In light of these experiences, Representative Akin’s recent comments about “legitimate rape,” and Rebecca Solnit’s recent brilliant article “The Problem with Men Explaining Things” I want to start a discussion about The Churchmen’s Voice, mansplaining and Mormons. We have had wonderful posts and discussions at Exponent about “mansplaining” and I want to take those just a step further. What is it about Mormon or religious men in general that increases the frequency or degree of mansplaining? Can we have productive cross-gender discussions without the churchmen’s voice? Do men notice or ever experience this phenomenon themselves? What is the best strategy to reduce this? How can we best respond when we encounter it?

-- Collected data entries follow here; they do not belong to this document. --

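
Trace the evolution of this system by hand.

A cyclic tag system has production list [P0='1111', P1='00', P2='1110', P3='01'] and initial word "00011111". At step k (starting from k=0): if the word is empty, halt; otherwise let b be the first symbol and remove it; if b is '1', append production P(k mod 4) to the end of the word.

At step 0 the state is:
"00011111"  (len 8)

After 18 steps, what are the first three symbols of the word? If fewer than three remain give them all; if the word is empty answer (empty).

100

t=0: "00011111"  (len 8)
t=1: "0011111"  (len 7)
t=2: "011111"  (len 6)
t=3: "11111"  (len 5)
t=4: "111101"  (len 6)
t=5: "111011111"  (len 9)
t=6: "1101111100"  (len 10)
t=7: "1011111001110"  (len 13)
t=8: "01111100111001"  (len 14)
t=9: "1111100111001"  (len 13)
t=10: "11110011100100"  (len 14)
t=11: "11100111001001110"  (len 17)
t=12: "110011100100111001"  (len 18)
t=13: "100111001001110011111"  (len 21)
t=14: "0011100100111001111100"  (len 22)
t=15: "011100100111001111100"  (len 21)
t=16: "11100100111001111100"  (len 20)
t=17: "11001001110011111001111"  (len 23)
t=18: "100100111001111100111100"  (len 24)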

“Most women fight wars on two fronts, one for whatever the putative topic is and one simply for the right to speak, to have ideas, to be acknowledged to be in possession of facts and truths, to have value, to be a human being. Things have certainly gotten better, but this war won’t end in my lifetime. I’m still fighting it, for myself certainly, but also for all those younger women who have something to say, in the hope that they will get to say it” (Solnit 2012).
How can women fight this particular battle? Will we ever win the war?